Glycogen storage disease type 3 (OMIM 232400) is caused by a defective glycogen debrancher enzyme as a consequence of mutations in the AGL gene. This defect is associated with an accumulation of abnormal glycogen with short outer chains. In this disorder, a high excretion of Glc4 has also been described [16]. This tetrasaccharide was markedly increased in the profile obtained by CE-LIF (Electronic Supplementary Material Fig. S3b). Other oligosaccharides with greater degrees of polymerization (penta- to octasaccharides) were also detected, which corresponded to diverse glucose polymers. This profile was clearly abnormal and was similar to the patterns previously described for other glycogen storage diseases [16].

Because of the very low incidence of these defects, there was not an opportunity to evaluate other diseases in this work, and further analyses of urine samples from patients with other diseases seem necessary for the complete validation of this procedure. It should be noted that the pathological oligosaccharides usually have branched structures, while the ladder oligosaccharides have linear structures. This causes slight discrepancies in their relative migration times (Table 1) since the coiling tendency of the linear structures may result in faster migration times as compared with the branched oligosaccharides [20]. However, it is plausible that most of the oligosaccharidoses and related diseases can be detected by CE-LIF.

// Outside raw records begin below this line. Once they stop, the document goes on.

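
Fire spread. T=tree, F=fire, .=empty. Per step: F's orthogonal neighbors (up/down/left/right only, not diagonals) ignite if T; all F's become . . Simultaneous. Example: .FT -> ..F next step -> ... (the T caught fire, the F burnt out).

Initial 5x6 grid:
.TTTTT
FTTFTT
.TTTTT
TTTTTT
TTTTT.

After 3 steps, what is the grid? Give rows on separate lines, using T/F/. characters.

Step 1: 5 trees catch fire, 2 burn out
  .TTFTT
  .FF.FT
  .TTFTT
  TTTTTT
  TTTTT.
Step 2: 8 trees catch fire, 5 burn out
  .FF.FT
  .....F
  .FF.FT
  TTTFTT
  TTTTT.
Step 3: 6 trees catch fire, 8 burn out
  .....F
  ......
  .....F
  TFF.FT
  TTTFT.

.....F
......
.....F
TFF.FT
TTTFT.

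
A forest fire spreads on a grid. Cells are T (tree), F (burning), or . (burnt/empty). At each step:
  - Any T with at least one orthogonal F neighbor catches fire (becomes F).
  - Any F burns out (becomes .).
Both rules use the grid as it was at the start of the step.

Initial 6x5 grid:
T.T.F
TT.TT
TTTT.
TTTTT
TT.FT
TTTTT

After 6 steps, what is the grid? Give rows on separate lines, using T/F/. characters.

Step 1: 4 trees catch fire, 2 burn out
  T.T..
  TT.TF
  TTTT.
  TTTFT
  TT..F
  TTTFT
Step 2: 6 trees catch fire, 4 burn out
  T.T..
  TT.F.
  TTTF.
  TTF.F
  TT...
  TTF.F
Step 3: 3 trees catch fire, 6 burn out
  T.T..
  TT...
  TTF..
  TF...
  TT...
  TF...
Step 4: 4 trees catch fire, 3 burn out
  T.T..
  TT...
  TF...
  F....
  TF...
  F....
Step 5: 3 trees catch fire, 4 burn out
  T.T..
  TF...
  F....
  .....
  F....
  .....
Step 6: 1 trees catch fire, 3 burn out
  T.T..
  F....
  .....
  .....
  .....
  .....

T.T..
F....
.....
.....
.....
.....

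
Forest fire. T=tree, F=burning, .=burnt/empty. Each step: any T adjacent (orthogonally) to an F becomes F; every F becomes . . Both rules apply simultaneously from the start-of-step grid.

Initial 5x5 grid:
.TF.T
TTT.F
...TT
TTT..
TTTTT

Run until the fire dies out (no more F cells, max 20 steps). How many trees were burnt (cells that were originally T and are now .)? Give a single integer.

Step 1: +4 fires, +2 burnt (F count now 4)
Step 2: +2 fires, +4 burnt (F count now 2)
Step 3: +1 fires, +2 burnt (F count now 1)
Step 4: +0 fires, +1 burnt (F count now 0)
Fire out after step 4
Initially T: 15, now '.': 17
Total burnt (originally-T cells now '.'): 7

Answer: 7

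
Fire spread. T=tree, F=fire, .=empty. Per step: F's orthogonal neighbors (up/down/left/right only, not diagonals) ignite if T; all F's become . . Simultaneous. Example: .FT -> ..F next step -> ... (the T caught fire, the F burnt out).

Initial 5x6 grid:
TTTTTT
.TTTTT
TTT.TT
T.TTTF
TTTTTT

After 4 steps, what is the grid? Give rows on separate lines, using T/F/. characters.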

It is important to note that those defects that excrete nonreducing glycocompounds in urine, such as aspartylglucosaminuria, cannot be detected using this procedure, which can in turn be detected by conventional ion-exchange chromatography procedures for the analysis of amino acids. Concerning Schindler disease, the profile obtained by CE-LIF was practically normal and difficult to discriminate from the control samples (data not shown). This observation may be explained by the fact that an α-N-acetylgalactosaminidase deficiency leads to a high urine excretion of glycopeptides containing GalNAc-O-Ser/Thr [17], which are not reducing compounds, and therefore, they cannot be derivatized by the APTS reagent. High excretion of the reducing trisaccharide GalNAc-Fuc-Gal has also been described [17], but it is only present in patients with blood type A.

In summary, in this study, the first CE-LIF procedure for the screening of oligosaccharidoses and related diseases that also present oligosacchariduria has been standardized. Characteristic patterns of urinary oligosaccharides in patients with different diseases have been described. In all of the cases, the oligosaccharide profiles were strongly informative and showed abnormal peaks that were not present in any of the urine samples from the control subjects. Only the urine analysis of individuals with aspartylglucosaminuria and Schindler disease displayed normal results.